DE L’AUTRE CÔTÉ DU MIROIR
DE “MATRIX” À “SENSE8”, LA RÉVOLUTION WACHOWSKI
Documentaire de Thibaut Sève (2024). 1h00.
En 1999, « Matrix », avec son arsenal d’innovations techniques et son histoire paranoïaque (les humains, asservis à leur insu, vivent dans une simulation numérique), fut davantage qu’un coup d’éclat ou un carton de plus au box-office : un jalon fondamental dans l’histoire récente de Hollywood. Vingt-cinq ans après, ce documentaire revient sur l’itinéraire iconoclaste des cinéastes à l’origine de cette référence de la pop culture.

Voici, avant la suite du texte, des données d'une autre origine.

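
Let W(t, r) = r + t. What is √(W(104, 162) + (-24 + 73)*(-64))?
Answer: I*√2870 ≈ 53.572*I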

Il met en perspective la symbolique du film à la lumière des coming out trans des Wachowski, Lana en 2012, puis Lilly en 2016. Si « Bound », leur premier long-métrage sorti en 1996, mettait déjà en scène un couple de lesbiennes, « Matrix » pousse la métaphore des préoccupations LGBT plus loin encore. Notamment cette séquence ultra-célèbre où le héros Neo (Keanu Reeves) doit choisir entre la vérité et l’illusion, selon qu’il prendra une pilule rouge ou bleue. Pas de doute désormais : ne rien changer ou accepter la vérité renvoie au dilemme des trans entre genres assigné et vécu. De même lorsque le méchant du film, l’agent Smith (Hugo Weaving), incarnation cauchemardesque du conformisme, persiste à appeler Neo par son ancien nom, comment ne pas songer au dur combat des trans pour imposer l’usage du patronyme qu’ils se sont choisi ? Une lecture validée par Lilly Wachowski : « Je suis heureuse que cette intention première ait enfin été révélée. Le monde de l’industrie [du cinéma] n’était pas prêt à l’époque. » En 2015, l’échec commercial de trois des films des deux soeurs les pousse à se tourner vers Netflix. Elles réalisent pour la plateforme la série « Sense8 » et renouent par là même avec un large public. Militante française pour les droits des personnes transgenres, Lexie y voit « l’oeuvre de la maturité trans ». Un des personnages, Nomi, est une femme transgenre lesbienne, en fait une version libérée du Neo de « Matrix » : tous deux sont des hackers, auxquels on rappelle sans cesse leur identité passée. « Etre trans, c’est beaucoup de solitude », explique Lexie. Elle souligne combien des icônes culturelles telles que les Wachowski sont importantes.